シュガーレス

☆3



「よーっし、上がっていいぞ!」


顧問の立花の声が、グラウンドに響く。


「「お疲れさまでしたっ!」」


今日の練習が終わり、各自部室に戻って行く。


「はぁっ…、はぁっ…」


俺は整わない息をしつつ、身体を解す為に、ストレッチを始めた。


あれこれ考えていた頭がスッキリして、気持ちが良い。


前屈をしている時、フェンスの向こうに知った顔を見つけた。


「あれ…」


「ん?」


同じくストレッチをしていた亮が反応する。


「…あれ、誰だっけ?」


昼間、美里と保健室の前で見かけた女。


そいつが、グラウンドの外でこっちを見ている。


「え?」


亮が顔を上げ、俺の目線を追った。


「あぁ、柊さんか。

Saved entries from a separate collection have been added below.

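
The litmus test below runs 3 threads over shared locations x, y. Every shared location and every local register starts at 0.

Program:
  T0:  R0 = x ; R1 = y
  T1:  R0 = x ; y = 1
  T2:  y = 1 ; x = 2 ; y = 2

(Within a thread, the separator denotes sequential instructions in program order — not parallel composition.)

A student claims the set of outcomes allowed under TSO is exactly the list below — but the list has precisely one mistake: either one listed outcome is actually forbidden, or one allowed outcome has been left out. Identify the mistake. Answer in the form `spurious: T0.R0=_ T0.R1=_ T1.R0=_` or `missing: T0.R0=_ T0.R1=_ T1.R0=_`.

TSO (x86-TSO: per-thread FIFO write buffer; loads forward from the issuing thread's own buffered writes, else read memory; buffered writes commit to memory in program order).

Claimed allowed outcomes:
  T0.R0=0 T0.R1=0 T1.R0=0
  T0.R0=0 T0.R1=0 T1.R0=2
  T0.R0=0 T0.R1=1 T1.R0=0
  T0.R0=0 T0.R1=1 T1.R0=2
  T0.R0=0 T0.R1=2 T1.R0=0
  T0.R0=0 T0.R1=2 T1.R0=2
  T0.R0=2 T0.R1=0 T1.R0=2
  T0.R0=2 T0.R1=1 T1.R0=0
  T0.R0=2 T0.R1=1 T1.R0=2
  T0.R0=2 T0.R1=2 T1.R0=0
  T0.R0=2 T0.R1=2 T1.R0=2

spurious: T0.R0=2 T0.R1=0 T1.R0=2

outcome vector order: (T0.R0,T0.R1,T1.R0)
under TSO → 000; 002; 010; 012; 020; 022; 210; 212; 220; 222
claimed∖TSO = {202}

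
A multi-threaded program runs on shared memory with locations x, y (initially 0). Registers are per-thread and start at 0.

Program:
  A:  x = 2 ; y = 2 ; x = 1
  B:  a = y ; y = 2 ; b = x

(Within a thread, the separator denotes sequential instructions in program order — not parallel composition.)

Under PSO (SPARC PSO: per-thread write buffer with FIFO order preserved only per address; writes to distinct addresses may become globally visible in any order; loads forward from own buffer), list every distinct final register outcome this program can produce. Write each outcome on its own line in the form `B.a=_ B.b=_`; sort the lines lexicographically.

outcome vector order: (B.a,B.b)
|PSO outcomes| = 6

B.a=0 B.b=0
B.a=0 B.b=1
B.a=0 B.b=2
B.a=2 B.b=0
B.a=2 B.b=1
B.a=2 B.b=2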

」


「知ってんのか?」



すると、亮が異常な反応を見せた。


「はぁっ?!
男なら、誰でも知ってるだろーがっ!

2年E組21番柊なぎさ。

俺のクラスにも、柊さん好きな奴多いぜ。」


「ふーん…。」


得意気に自分の情報を披露する亮には悪いが、俺にとってはどうでも良い事だった。